Environnement

La pêche aux requins commence

Saint-Leu – Saint-Gilles

Témoignages.re / 11 août 2012

Hier vendredi 10 août 2012, en début d’après-midi, les équipes de l’IRD (Institut de recherche pour le développement) ont pris la mer, à la recherche de requins. L’objectif est de réaliser de nouveaux marquages pour accélérer la connaissance du risque squale. Mais il s’agit aussi de débuter les opérations de pêche au requin, comme cela a été décidé en préfecture le lundi 6 août 2012. Pour cela, deux bateaux sont partis du port de Saint-Gilles et un de Saint-Leu en début d’après-midi.

Pour rappel, ce sont 23 requins qui ont été marqués depuis le début du programme CHARC (Connaissances de l’écologie et de l’habitat de deux espèces de requins côtiers sur la côte Ouest de La Réunion), dont 9 bouledogues et 14 tigres. Mercredi 8 août 2012, les bateaux étaient ressortis à la recherche de nouveaux spécimens, mais aucun requin n’avait été marqué. 

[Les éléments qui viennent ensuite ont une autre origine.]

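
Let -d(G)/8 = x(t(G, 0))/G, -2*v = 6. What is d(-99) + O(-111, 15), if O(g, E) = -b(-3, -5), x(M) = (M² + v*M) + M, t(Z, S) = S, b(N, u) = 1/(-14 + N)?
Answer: 1/17 ≈ 0.058824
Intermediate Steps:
v = -3 (v = -½*6 = -3)
x(M) = M² - 2*M (x(M) = (M² - 3*M) + M = M² - 2*M)
d(G) = 0 (d(G) = -8*0*(-2 + 0)/G = -8*0*(-2)/G = -0/G = -8*0 = 0)
O(g, E) = 1/17 (O(g, E) = -1/(-14 - 3) = -1/(-17) = -1*(-1/17) = 1/17)
d(-99) + O(-111, 15) = 0 + 1/17 = 1/17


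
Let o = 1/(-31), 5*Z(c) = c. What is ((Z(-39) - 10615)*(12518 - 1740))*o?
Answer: 572462692/155 ≈ 3.6933e+6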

En ce qui concerne les prélèvements, rappelons qu’il a été décidé de mener des opérations de pêche au requin dans un volume limité afin de réévaluer le risque de ciguatera. Il s’agit de prélever 20 requins (10 bouledogues et 10 tigres). L’objectif des scientifiques est notamment de cibler un requin-bouledogue, de préférence une femelle de plus de deux mètres, annonçait “Le Quotidien” dans son édition d’hier.

(Source Imaz Press Réunion)

Commercialisation des squales - selon l’“Agence France Presse”

« Les Réunionnais ne veulent pas du requin mangeur d’hommes »

La préfecture a annoncé le lundi 6 août le prélèvement de 20 requins (bouledogues et tigres) à visée scientifique. L’objectif étant d’analyser leur toxicité en vue de leur commercialisation. Toutefois, cette pêche serait finalement peu intéressante pour les pêcheurs, les Réunionnais n’étant pas de gros consommateurs de requins. Ils « ne veulent pas du requin mangeur d’hommes », dit l’“AFP” (Agence France Presse). Sur l’île, seules trois espèces sont autorisées à la vente selon l’arrêté du 24 décembre 2009 : les requins à peau bleu, les pointes blanches du large et le mako. Pourtant, ce dernier est en voie de disparition et placé par WWF dans le top 10 des espèces les plus menacées.

« En dehors de quelques vieux pêcheurs, les Réunionnais ne mangent pas de requin et donc n’en achètent pas », déclare Johnny Nicole, un poissonnier de Saint-Pierre, dans un article de l’“AFP” publié ce mercredi 8 août 2012. Ce dernier y affirme aussi ne vendre que du mako, l’une des trois espèces de requin autorisées à la vente à La Réunion, mais classée dans le top 10 des espèces les plus menacées par WWF. 


Chamima Asvat, gérante d’une poissonnerie à Saint-Denis, également interrogée par l’“AFP”, elle, affirme que « seuls quelques anciens apprécient le requin ». « Ils ne jurent que par le mako dont ils aiment la chair ferme comme de la viande », dit-elle, avant de préciser qu’il « est excellent cuisiné avec du massalé ». Toutefois, ses clients préfèrent généralement acheter du thon ou de l’espadon, pourtant deux fois plus chers, note l’“AFP”.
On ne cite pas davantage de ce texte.